O Silêncio que Também Pode Ceifar Vidas

Introdução

O suicídio é uma das realidades mais dolorosas que a sociedade enfrenta. Por trás de cada vida perdida existe uma história, uma trajetória marcada por sentimentos, conflitos, dores e, muitas vezes, por um sofrimento que não conseguiu ser percebido por aqueles que estavam ao redor. Embora seja um assunto que precisa ser tratado com seriedade, ainda encontramos muito preconceito, medo e silêncio quando falamos sobre suicídio e sobre as doenças emocionais que podem estar relacionadas a ele. Esse silêncio, porém, não protege ninguém. Pelo contrário, pode fazer com que pessoas que estão sofrendo permaneçam ainda mais isoladas.

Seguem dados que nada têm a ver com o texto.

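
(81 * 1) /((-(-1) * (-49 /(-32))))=2592 /49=52.90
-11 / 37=-0.30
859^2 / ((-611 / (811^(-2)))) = -737881 / 401867531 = -0.00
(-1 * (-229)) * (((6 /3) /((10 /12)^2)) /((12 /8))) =10992 /25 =439.68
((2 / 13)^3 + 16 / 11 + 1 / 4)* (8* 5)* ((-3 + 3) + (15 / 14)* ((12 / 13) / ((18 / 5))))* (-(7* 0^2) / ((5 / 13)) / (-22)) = 0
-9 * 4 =-36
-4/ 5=-0.80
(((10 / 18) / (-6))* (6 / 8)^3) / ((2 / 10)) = -25 / 128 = -0.20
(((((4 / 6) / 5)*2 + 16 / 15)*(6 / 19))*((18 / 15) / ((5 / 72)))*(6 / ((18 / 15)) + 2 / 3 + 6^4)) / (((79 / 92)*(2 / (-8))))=-331094016 / 7505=-44116.46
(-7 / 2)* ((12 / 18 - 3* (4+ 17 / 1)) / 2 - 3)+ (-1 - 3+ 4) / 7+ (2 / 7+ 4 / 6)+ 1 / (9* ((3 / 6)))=30431 / 252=120.76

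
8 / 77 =0.10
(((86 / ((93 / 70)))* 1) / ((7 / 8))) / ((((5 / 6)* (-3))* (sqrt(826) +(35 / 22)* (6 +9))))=1513600 / 549847 - 1331968* sqrt(826) / 11546787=-0.56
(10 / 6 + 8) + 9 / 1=56 / 3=18.67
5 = 5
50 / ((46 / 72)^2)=64800 / 529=122.50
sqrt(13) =3.61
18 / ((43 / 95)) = 1710 / 43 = 39.77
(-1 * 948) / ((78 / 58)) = -9164 / 13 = -704.92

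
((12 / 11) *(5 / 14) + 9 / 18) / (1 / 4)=274 / 77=3.56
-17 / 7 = -2.43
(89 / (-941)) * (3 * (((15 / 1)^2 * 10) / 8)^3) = -380162109375 / 60224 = -6312468.61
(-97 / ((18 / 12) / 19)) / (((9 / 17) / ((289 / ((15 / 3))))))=-18109318 / 135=-134143.10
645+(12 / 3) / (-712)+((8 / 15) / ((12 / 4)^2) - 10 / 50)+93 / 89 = 15520943 / 24030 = 645.90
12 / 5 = 2.40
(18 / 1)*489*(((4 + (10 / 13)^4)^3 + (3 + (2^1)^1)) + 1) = 18111786540761603340 / 23298085122481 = 777393.78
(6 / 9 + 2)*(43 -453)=-3280 / 3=-1093.33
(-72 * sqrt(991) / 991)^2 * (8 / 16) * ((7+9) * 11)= 456192 / 991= 460.34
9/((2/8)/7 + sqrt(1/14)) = -252/55 + 504 * sqrt(14)/55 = 29.71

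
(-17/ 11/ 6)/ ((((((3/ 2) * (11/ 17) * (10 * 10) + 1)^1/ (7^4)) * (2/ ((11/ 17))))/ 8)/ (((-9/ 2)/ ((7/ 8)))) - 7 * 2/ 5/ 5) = 0.46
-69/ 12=-23/ 4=-5.75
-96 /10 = -48 /5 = -9.60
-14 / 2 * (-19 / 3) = 133 / 3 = 44.33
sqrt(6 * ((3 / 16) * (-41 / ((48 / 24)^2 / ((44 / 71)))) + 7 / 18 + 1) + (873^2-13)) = sqrt(553223914662) / 852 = 872.99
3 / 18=1 / 6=0.17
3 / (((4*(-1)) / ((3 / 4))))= -0.56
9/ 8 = 1.12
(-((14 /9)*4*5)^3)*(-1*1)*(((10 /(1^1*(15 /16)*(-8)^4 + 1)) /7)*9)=100.80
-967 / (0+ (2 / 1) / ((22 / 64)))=-10637 / 64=-166.20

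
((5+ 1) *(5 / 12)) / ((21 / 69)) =115 / 14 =8.21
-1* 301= -301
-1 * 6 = -6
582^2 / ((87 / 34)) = 3838872 / 29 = 132374.90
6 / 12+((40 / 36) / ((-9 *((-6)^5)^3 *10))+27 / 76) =618880985948179 / 723614691262464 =0.86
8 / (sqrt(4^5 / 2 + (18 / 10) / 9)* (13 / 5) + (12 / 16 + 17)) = -284000 / 6294819 + 8320* sqrt(12805) / 6294819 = 0.10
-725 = -725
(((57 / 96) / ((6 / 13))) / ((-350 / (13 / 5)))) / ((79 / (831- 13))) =-1313299 / 13272000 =-0.10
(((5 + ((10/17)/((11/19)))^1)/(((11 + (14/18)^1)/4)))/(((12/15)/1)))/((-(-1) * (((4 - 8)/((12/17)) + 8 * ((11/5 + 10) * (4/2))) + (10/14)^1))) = 5315625/395964272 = 0.01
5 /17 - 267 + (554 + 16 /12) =14720 /51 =288.63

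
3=3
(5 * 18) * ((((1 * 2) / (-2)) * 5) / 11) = -450 / 11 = -40.91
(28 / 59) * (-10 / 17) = -280 / 1003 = -0.28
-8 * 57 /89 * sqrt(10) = -456 * sqrt(10) /89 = -16.20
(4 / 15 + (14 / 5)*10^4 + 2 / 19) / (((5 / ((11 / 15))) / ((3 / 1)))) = 87781166 / 7125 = 12320.16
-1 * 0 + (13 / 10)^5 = 371293 / 100000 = 3.71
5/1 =5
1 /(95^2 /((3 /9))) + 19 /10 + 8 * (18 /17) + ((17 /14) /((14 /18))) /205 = 9596681263 /924692475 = 10.38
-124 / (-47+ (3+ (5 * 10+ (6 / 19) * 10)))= -1178 / 87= -13.54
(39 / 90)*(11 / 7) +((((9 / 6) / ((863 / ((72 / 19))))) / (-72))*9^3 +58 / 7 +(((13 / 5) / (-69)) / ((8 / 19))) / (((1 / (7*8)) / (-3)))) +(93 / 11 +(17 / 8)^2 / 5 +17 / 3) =38.96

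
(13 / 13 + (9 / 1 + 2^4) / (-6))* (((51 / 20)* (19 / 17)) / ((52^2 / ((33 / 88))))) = -1083 / 865280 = -0.00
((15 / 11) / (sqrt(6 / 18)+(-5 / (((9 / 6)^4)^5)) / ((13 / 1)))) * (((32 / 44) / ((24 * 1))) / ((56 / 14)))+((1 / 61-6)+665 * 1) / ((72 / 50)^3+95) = 3424409104301034945615 * sqrt(3) / 331482787992249486645932+52053184295468469261807504043800 / 7739533971834066287782370717353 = 6.74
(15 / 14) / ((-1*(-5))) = 3 / 14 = 0.21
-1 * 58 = -58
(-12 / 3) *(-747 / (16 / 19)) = 14193 / 4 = 3548.25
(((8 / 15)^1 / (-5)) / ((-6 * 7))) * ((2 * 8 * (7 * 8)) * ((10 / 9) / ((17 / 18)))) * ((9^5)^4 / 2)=1383272158897143899136 / 85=16273790104672281166.31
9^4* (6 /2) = 19683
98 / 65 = 1.51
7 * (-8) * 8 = -448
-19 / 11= -1.73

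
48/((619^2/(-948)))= -45504/383161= -0.12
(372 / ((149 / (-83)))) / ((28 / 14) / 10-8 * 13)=51460 / 25777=2.00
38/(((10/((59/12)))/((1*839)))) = 940519/60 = 15675.32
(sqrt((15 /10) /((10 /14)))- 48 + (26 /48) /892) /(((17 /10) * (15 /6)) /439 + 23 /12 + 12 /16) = -19613203 /1093592 + 2634 * sqrt(210) /70495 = -17.39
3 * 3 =9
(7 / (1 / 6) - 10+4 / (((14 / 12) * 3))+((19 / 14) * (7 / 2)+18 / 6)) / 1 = 1145 / 28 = 40.89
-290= -290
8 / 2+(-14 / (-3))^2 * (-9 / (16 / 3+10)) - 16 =-570 / 23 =-24.78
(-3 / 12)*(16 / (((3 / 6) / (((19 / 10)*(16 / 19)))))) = -64 / 5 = -12.80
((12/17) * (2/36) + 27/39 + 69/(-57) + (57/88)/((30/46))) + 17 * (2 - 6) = -374052311/5542680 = -67.49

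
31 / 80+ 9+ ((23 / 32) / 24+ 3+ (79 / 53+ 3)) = 3441119 / 203520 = 16.91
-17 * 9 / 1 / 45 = -17 / 5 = -3.40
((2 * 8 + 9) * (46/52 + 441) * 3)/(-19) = -861675/494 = -1744.28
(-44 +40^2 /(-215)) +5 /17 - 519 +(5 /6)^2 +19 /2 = -14735731 /26316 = -559.95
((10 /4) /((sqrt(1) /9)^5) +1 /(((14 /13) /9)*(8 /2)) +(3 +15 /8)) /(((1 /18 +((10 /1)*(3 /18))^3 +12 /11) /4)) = 102234.80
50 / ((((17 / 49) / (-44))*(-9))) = 107800 / 153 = 704.58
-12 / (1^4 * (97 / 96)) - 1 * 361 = -372.88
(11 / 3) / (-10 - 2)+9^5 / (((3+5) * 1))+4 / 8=531455 / 72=7381.32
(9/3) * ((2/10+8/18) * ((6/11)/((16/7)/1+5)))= 0.14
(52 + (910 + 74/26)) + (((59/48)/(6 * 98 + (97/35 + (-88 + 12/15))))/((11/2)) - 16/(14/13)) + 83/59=4753547963797/4996391400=951.40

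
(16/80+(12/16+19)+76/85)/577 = 7087/196180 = 0.04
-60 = -60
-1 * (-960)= 960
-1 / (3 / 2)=-0.67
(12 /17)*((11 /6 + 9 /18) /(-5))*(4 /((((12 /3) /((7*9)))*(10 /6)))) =-5292 /425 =-12.45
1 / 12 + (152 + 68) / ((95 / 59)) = 31171 / 228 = 136.71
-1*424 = -424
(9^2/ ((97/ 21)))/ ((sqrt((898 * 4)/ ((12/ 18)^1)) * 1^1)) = 567 * sqrt(1347)/ 87106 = 0.24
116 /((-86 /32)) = -1856 /43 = -43.16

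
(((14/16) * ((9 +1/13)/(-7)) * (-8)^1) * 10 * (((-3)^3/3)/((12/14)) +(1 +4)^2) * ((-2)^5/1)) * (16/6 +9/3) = -9307840/39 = -238662.56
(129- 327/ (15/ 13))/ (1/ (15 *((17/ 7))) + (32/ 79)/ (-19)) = -59097372/ 2347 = -25179.96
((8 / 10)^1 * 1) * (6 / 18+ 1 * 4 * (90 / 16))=274 / 15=18.27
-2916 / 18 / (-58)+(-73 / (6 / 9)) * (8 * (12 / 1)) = -304767 / 29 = -10509.21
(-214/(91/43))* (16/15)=-147232/1365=-107.86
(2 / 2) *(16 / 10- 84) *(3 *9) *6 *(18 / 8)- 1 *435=-152349 / 5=-30469.80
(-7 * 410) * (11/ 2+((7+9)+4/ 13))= -813645/ 13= -62588.08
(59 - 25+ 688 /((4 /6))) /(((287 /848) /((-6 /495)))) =-44096 /1155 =-38.18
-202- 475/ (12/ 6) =-879/ 2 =-439.50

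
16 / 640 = 1 / 40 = 0.02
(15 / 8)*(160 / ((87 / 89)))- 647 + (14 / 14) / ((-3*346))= -10237823 / 30102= -340.10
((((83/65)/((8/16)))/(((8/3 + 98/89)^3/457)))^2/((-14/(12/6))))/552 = -173754034833752019861003/1410166746654684628355200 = -0.12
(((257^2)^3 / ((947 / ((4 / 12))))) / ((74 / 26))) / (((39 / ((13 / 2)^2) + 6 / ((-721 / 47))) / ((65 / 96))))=2282096820833330475065 / 50314882752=45356298097.36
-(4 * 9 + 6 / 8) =-147 / 4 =-36.75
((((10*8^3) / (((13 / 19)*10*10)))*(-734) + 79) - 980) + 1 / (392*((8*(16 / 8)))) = -22759463487 / 407680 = -55826.78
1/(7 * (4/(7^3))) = 49/4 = 12.25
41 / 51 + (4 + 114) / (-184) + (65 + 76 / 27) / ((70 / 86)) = 123378757 / 1477980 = 83.48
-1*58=-58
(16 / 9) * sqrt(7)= 4.70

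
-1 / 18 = -0.06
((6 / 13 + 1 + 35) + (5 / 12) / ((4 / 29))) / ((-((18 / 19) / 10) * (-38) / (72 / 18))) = 123185 / 2808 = 43.87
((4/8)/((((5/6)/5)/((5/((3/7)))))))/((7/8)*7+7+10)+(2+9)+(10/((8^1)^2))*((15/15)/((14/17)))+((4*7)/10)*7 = 2677293/82880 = 32.30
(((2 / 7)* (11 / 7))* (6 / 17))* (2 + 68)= 1320 / 119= 11.09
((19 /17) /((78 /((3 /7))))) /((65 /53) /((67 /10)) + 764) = 67469 /8395921716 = 0.00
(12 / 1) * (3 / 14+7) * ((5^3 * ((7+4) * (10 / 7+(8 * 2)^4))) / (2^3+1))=127421145500 / 147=866810513.61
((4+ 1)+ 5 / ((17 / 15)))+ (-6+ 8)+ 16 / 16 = 211 / 17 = 12.41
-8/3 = -2.67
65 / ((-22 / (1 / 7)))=-65 / 154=-0.42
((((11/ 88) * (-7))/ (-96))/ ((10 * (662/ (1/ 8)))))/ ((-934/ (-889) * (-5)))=-6223/ 189944217600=-0.00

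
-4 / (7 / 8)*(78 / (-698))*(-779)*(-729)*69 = 48902229792 / 2443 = 20017286.04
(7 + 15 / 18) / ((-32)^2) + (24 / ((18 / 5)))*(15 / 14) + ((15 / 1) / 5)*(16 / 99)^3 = 33213729275 / 4636735488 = 7.16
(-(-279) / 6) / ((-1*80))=-93 / 160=-0.58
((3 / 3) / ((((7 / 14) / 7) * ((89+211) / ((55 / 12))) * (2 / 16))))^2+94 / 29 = 362291 / 58725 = 6.17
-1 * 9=-9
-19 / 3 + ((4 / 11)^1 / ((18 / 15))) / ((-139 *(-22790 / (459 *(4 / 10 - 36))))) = -331117847 / 52268865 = -6.33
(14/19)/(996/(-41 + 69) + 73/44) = 4312/217873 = 0.02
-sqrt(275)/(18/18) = -5 *sqrt(11) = -16.58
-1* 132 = -132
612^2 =374544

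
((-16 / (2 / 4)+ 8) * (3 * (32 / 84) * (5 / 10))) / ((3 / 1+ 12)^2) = -32 / 525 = -0.06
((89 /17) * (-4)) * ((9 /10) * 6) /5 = -9612 /425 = -22.62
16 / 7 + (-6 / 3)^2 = 44 / 7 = 6.29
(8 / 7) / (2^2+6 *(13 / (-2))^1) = -8 / 245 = -0.03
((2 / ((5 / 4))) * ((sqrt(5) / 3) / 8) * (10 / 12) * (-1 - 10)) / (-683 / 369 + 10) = -451 * sqrt(5) / 6014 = -0.17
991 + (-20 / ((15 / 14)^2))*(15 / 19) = 55703 / 57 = 977.25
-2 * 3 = -6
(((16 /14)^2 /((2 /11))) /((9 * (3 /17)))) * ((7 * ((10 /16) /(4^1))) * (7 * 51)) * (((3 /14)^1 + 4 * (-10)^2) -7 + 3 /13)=379397755 /546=694867.68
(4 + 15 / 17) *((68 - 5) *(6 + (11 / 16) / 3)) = 521157 / 272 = 1916.02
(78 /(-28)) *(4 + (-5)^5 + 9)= 60684 /7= 8669.14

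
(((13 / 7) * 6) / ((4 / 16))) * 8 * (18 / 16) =2808 / 7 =401.14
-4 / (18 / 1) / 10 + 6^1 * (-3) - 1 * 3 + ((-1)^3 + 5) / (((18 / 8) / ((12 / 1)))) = 0.31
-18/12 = -3/2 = -1.50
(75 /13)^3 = 421875 /2197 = 192.02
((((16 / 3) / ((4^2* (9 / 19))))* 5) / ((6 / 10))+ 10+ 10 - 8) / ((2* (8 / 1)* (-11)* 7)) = -1447 / 99792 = -0.01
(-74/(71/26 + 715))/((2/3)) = -2886/18661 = -0.15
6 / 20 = 3 / 10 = 0.30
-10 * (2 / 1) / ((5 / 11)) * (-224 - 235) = 20196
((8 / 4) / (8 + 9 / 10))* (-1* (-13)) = 260 / 89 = 2.92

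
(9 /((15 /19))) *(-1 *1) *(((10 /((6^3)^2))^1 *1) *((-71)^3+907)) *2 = 1744.62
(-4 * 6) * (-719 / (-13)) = -17256 / 13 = -1327.38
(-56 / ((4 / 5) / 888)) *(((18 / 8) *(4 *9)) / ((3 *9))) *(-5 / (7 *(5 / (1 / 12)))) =2220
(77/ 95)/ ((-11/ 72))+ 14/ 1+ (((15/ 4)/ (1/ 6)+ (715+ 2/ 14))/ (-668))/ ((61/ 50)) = 211078311/ 27097420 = 7.79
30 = 30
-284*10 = -2840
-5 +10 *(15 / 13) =6.54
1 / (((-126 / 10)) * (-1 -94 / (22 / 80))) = 55 / 237573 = 0.00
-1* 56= -56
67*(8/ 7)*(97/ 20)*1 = 12998/ 35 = 371.37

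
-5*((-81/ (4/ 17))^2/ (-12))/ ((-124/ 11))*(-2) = 34762365/ 3968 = 8760.68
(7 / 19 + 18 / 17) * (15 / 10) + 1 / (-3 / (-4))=6733 / 1938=3.47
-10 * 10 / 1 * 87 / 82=-4350 / 41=-106.10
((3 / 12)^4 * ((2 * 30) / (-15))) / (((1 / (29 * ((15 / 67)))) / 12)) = -1305 / 1072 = -1.22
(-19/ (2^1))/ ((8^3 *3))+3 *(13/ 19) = 119447/ 58368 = 2.05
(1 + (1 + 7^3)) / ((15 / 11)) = 253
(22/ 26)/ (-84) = -11/ 1092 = -0.01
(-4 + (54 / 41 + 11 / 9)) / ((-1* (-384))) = -539 / 141696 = -0.00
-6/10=-0.60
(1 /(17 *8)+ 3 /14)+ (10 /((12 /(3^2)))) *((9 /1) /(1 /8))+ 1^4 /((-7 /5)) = 73373 /136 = 539.51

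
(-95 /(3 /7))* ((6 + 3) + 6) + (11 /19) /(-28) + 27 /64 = -28298985 /8512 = -3324.60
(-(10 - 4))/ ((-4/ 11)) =33/ 2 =16.50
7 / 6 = 1.17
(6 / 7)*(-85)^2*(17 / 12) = 122825 / 14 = 8773.21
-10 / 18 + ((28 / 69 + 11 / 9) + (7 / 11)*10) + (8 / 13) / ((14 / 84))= 109804 / 9867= 11.13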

Durante muito tempo, falar sobre saúde emocional foi considerado sinal de fraqueza. Muitas pessoas aprenderam a esconder o que sentem, acreditando que deveriam ser fortes o tempo todo, suportar tudo em silêncio e resolver seus problemas sozinhas. A tristeza profunda, a ansiedade, a desesperança e outros sofrimentos emocionais muitas vezes são minimizados com frases como “isso vai passar”, “você precisa ser forte” ou “há pessoas com problemas maiores”. Quando a dor é constantemente desvalorizada, quem sofre pode começar a acreditar que não existe espaço para falar sobre aquilo que sente.

Por isso, falar sobre suicídio não significa incentivar o suicídio. Significa reconhecer que ele existe e compreender que precisamos criar uma sociedade mais preparada para identificar o sofrimento, acolher as pessoas e encaminhá-las para a ajuda adequada. Falar com responsabilidade pode romper o isolamento e abrir uma porta para quem já não consegue enxergar uma saída. Muitas vezes, antes de uma pessoa desistir da própria vida, existe uma história de sofrimento que não foi ouvida, compreendida ou acolhida.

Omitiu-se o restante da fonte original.